Traditionally, patients with very infrequent episodes of tachycardia, are well tolerated and of short duration, usually no specific treatment is required just as those who have no symptoms. Recent studies suggest the electrophysiological catheterization in children between 5 and 12 asymptomatic WPW ECG pattern, but there is still no consensus on this issue and should expect the results of further investigations in larger populations of patients with these characteristics.
Others are treated with antiarrhythmic drugs to prevent tachycardia. These drugs should be administered and be monitored carefully and should generally be taken permanently.

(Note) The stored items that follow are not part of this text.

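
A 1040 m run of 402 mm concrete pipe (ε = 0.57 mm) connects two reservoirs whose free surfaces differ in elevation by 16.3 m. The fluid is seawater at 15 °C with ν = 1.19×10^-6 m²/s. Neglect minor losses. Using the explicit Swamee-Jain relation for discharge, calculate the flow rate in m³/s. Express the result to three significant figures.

Swamee-Jain (Type II): Q = -0.965·√(gD⁵h_f/L)·ln[ε/(3.7D) + √(3.17ν²L/(gD³h_f))]
√(gD⁵h_f/L) = √(9.81·0.402⁵·16.3/1040) = 0.04018
ε/(3.7D) = 3.83×10^-4; √(3.17ν²L/(gD³h_f)) = 2.12×10^-5
Q = -0.965·0.04018·ln(4.044×10^-4) = 0.3029 m³/s
Check: V = 2.39 m/s, Re = 8.06×10^5, f = 0.02180, h_f = 16.4 m ≈ 16.3 m ✓

Q ≈ 0.303 m³/s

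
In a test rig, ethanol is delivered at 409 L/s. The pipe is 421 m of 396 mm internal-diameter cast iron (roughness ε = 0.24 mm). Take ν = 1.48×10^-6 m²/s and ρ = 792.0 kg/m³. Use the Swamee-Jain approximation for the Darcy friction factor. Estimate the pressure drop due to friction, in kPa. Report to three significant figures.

V = 4Q/(πD²) = 4·0.409/(π·0.396²) = 3.321 m/s
Re = VD/ν = 3.321·0.396/1.48×10^-6 = 8.89×10^5 → turbulent
ε/D = 0.24/396 = 6.06×10^-4
Swamee-Jain: f = 0.01804
h_f = f(L/D)V²/(2g) = 0.01804·(421/0.396)·3.321²/(2·9.81) = 10.78 m
Δp = ρg·h_f = 792.0·9.81·10.78 = 83.74 kPa

Δp ≈ 83.7 kPa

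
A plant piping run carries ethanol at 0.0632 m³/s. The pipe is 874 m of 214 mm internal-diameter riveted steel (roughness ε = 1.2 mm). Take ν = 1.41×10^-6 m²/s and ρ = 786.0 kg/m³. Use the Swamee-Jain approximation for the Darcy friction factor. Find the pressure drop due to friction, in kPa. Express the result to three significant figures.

Δp ≈ 158 kPa

V = 4Q/(πD²) = 4·0.0632/(π·0.214²) = 1.757 m/s
Re = VD/ν = 1.757·0.214/1.41×10^-6 = 2.67×10^5 → turbulent
ε/D = 1.2/214 = 0.00561
Swamee-Jain: f = 0.03192
h_f = f(L/D)V²/(2g) = 0.03192·(874/0.214)·1.757²/(2·9.81) = 20.52 m
Δp = ρg·h_f = 786.0·9.81·20.52 = 158.2 kPa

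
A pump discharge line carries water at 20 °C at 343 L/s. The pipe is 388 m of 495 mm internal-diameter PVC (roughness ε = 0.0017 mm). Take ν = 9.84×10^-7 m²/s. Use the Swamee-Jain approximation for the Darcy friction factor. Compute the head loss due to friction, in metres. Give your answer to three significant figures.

h_f ≈ 1.51 m

V = 4Q/(πD²) = 4·0.343/(π·0.495²) = 1.782 m/s
Re = VD/ν = 1.782·0.495/9.84×10^-7 = 8.97×10^5 → turbulent
ε/D = 0.0017/495 = 3.43×10^-6
Swamee-Jain: f = 0.01190
h_f = f(L/D)V²/(2g) = 0.01190·(388/0.495)·1.782²/(2·9.81) = 1.511 m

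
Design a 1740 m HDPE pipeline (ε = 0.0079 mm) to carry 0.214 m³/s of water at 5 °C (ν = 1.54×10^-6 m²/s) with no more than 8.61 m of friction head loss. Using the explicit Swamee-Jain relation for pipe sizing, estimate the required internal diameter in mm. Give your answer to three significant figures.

D ≈ 407 mm

Swamee-Jain (Type III): D = 0.66·[ε^1.25·(LQ²/(gh_f))^4.75 + ν·Q^9.4·(L/(gh_f))^5.2]^0.04
LQ²/(gh_f) = 0.9434; L/(gh_f) = 20.60
Term 1 = ε^1.25·(…)^4.75 = 3.18×10^-7; Term 2 = ν·Q^9.4·(…)^5.2 = 5.32×10^-6
D = 0.66·(3.18×10^-7 + 5.32×10^-6)^0.04 = 0.4070 m = 407 mm
Check: V = 1.65 m/s, Re = 4.35×10^5, f = 0.01371, h_f = 8.08 m ≈ 8.61 m ✓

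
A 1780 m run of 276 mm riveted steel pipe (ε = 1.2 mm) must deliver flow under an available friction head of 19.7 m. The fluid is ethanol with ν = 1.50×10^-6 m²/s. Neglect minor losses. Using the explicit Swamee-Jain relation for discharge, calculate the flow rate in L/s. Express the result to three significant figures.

Swamee-Jain (Type II): Q = -0.965·√(gD⁵h_f/L)·ln[ε/(3.7D) + √(3.17ν²L/(gD³h_f))]
√(gD⁵h_f/L) = √(9.81·0.276⁵·19.7/1780) = 0.01319
ε/(3.7D) = 0.00118; √(3.17ν²L/(gD³h_f)) = 5.59×10^-5
Q = -0.965·0.01319·ln(0.001231) = 0.08526 m³/s
Check: V = 1.43 m/s, Re = 2.62×10^5, f = 0.02967, h_f = 19.8 m ≈ 19.7 m ✓

Q ≈ 85.3 L/s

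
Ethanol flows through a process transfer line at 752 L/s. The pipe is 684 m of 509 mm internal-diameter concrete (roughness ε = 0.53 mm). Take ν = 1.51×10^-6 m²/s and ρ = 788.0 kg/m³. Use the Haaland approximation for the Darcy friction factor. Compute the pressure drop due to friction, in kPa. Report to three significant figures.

V = 4Q/(πD²) = 4·0.752/(π·0.509²) = 3.696 m/s
Re = VD/ν = 3.696·0.509/1.51×10^-6 = 1.25×10^6 → turbulent
ε/D = 0.53/509 = 0.00104
Haaland: f = 0.02008
h_f = f(L/D)V²/(2g) = 0.02008·(684/0.509)·3.696²/(2·9.81) = 18.78 m
Δp = ρg·h_f = 788.0·9.81·18.78 = 145.2 kPa

Δp ≈ 145 kPa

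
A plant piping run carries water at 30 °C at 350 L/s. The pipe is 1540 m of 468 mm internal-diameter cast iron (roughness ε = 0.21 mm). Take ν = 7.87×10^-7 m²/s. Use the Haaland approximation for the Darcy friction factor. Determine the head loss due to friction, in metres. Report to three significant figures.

V = 4Q/(πD²) = 4·0.350/(π·0.468²) = 2.035 m/s
Re = VD/ν = 2.035·0.468/7.87×10^-7 = 1.21×10^6 → turbulent
ε/D = 0.21/468 = 4.49×10^-4
Haaland: f = 0.01673
h_f = f(L/D)V²/(2g) = 0.01673·(1540/0.468)·2.035²/(2·9.81) = 11.62 m

h_f ≈ 11.6 m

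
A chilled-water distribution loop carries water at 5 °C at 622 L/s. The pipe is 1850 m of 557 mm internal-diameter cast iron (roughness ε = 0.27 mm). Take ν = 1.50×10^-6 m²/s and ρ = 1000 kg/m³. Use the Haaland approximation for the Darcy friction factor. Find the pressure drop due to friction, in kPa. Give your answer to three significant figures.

Δp ≈ 185 kPa

V = 4Q/(πD²) = 4·0.622/(π·0.557²) = 2.553 m/s
Re = VD/ν = 2.553·0.557/1.50×10^-6 = 9.48×10^5 → turbulent
ε/D = 0.27/557 = 4.85×10^-4
Haaland: f = 0.01709
h_f = f(L/D)V²/(2g) = 0.01709·(1850/0.557)·2.553²/(2·9.81) = 18.85 m
Δp = ρg·h_f = 1000·9.81·18.85 = 184.9 kPa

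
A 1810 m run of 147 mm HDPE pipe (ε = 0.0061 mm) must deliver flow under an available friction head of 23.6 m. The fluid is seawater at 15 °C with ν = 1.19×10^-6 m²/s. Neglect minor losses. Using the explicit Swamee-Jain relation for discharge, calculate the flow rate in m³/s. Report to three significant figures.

Swamee-Jain (Type II): Q = -0.965·√(gD⁵h_f/L)·ln[ε/(3.7D) + √(3.17ν²L/(gD³h_f))]
√(gD⁵h_f/L) = √(9.81·0.147⁵·23.6/1810) = 0.002963
ε/(3.7D) = 1.12×10^-5; √(3.17ν²L/(gD³h_f)) = 1.05×10^-4
Q = -0.965·0.002963·ln(1.163×10^-4) = 0.02590 m³/s
Check: V = 1.53 m/s, Re = 1.89×10^5, f = 0.01607, h_f = 23.5 m ≈ 23.6 m ✓

Q ≈ 0.0259 m³/s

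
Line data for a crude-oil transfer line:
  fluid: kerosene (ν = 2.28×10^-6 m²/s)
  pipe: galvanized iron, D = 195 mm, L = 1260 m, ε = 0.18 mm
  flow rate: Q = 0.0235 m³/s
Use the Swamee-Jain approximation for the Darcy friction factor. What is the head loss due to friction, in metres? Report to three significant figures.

h_f ≈ 4.70 m

V = 4Q/(πD²) = 4·0.0235/(π·0.195²) = 0.7869 m/s
Re = VD/ν = 0.7869·0.195/2.28×10^-6 = 6.73×10^4 → turbulent
ε/D = 0.18/195 = 9.23×10^-4
Swamee-Jain: f = 0.02305
h_f = f(L/D)V²/(2g) = 0.02305·(1260/0.195)·0.7869²/(2·9.81) = 4.700 m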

Those in whom antiarrhythmic drug therapy is ineffective or produces undesirable side effects, and patients with very rapid tachycardia leading to dizziness or loss of consciousness, warrant conducting electrophysiological study or catheter ablation catheters and by energy RF. It is also recommended its implementation in patients with a family history of sudden death.

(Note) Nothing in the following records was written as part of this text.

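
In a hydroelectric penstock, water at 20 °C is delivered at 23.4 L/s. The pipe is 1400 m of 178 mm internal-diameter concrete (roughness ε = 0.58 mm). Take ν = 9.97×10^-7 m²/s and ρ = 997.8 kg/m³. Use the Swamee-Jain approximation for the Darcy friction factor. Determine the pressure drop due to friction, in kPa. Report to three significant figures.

Δp ≈ 96.2 kPa

V = 4Q/(πD²) = 4·0.0234/(π·0.178²) = 0.9403 m/s
Re = VD/ν = 0.9403·0.178/9.97×10^-7 = 1.68×10^5 → turbulent
ε/D = 0.58/178 = 0.00326
Swamee-Jain: f = 0.02773
h_f = f(L/D)V²/(2g) = 0.02773·(1400/0.178)·0.9403²/(2·9.81) = 9.831 m
Δp = ρg·h_f = 997.8·9.81·9.831 = 96.23 kPa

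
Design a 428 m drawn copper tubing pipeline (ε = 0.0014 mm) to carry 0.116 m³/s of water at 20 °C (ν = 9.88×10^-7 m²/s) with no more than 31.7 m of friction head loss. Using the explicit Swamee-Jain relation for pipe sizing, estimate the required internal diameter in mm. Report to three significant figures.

D ≈ 181 mm

Swamee-Jain (Type III): D = 0.66·[ε^1.25·(LQ²/(gh_f))^4.75 + ν·Q^9.4·(L/(gh_f))^5.2]^0.04
LQ²/(gh_f) = 0.01852; L/(gh_f) = 1.376
Term 1 = ε^1.25·(…)^4.75 = 2.84×10^-16; Term 2 = ν·Q^9.4·(…)^5.2 = 8.36×10^-15
D = 0.66·(2.84×10^-16 + 8.36×10^-15)^0.04 = 0.1807 m = 181 mm
Check: V = 4.52 m/s, Re = 8.27×10^5, f = 0.01216, h_f = 30.0 m ≈ 31.7 m ✓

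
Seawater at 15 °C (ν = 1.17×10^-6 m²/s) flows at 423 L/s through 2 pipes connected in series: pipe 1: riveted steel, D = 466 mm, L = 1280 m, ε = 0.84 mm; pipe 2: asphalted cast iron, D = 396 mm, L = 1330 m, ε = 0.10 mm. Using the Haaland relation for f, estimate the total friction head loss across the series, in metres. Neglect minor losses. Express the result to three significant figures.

H ≈ 50.2 m

Pipe 1: V = 2.480 m/s, Re = 9.88×10^5, ε/D = 0.00180, f = 0.02301, h_1 = f(L/D)V²/2g = 19.81 m
Pipe 2: V = 3.434 m/s, Re = 1.16×10^6, ε/D = 2.53×10^-4, f = 0.01506, h_2 = f(L/D)V²/2g = 30.41 m
Series → Q common, losses add: H = Σh = 50.22 m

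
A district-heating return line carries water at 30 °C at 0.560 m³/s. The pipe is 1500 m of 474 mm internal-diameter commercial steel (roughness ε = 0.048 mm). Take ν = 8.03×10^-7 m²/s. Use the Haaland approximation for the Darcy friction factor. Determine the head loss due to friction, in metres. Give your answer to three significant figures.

h_f ≈ 20.8 m

V = 4Q/(πD²) = 4·0.560/(π·0.474²) = 3.174 m/s
Re = VD/ν = 3.174·0.474/8.03×10^-7 = 1.87×10^6 → turbulent
ε/D = 0.048/474 = 1.01×10^-4
Haaland: f = 0.01280
h_f = f(L/D)V²/(2g) = 0.01280·(1500/0.474)·3.174²/(2·9.81) = 20.80 m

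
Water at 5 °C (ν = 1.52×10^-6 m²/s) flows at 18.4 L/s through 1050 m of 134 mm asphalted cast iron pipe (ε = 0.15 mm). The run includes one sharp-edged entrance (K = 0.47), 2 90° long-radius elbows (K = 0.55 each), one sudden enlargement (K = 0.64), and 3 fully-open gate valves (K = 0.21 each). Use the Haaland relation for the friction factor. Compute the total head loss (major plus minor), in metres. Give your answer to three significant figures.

V = 4Q/(πD²) = 1.305 m/s; V²/2g = 0.08676 m
Re = 1.15×10^5, ε/D = 0.00112 → f = 0.02212 (Haaland)
Major: h_f = f(L/D)·V²/2g = 0.02212·7836·0.08676 = 15.04 m
Minor: ΣK = 2.84; h_m = ΣK·V²/2g = 0.2464 m
Total H_L = 15.04 + 0.2464 = 15.29 m

H_L ≈ 15.3 m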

RF ablation is a first-line therapeutic resource use and increasingly to treat patients with WPW syndrome, because it allows the destruction of the accessory pathway and definitive cure in over 90% of cases with a low risk of complications. Thus, eliminating the possibility of tachycardia occur in the most unexpected times and the need to take medication on an ongoing basis which will have a direct impact on the quality of life by making it more active and productive. This aspect is of particular value especially in young patients.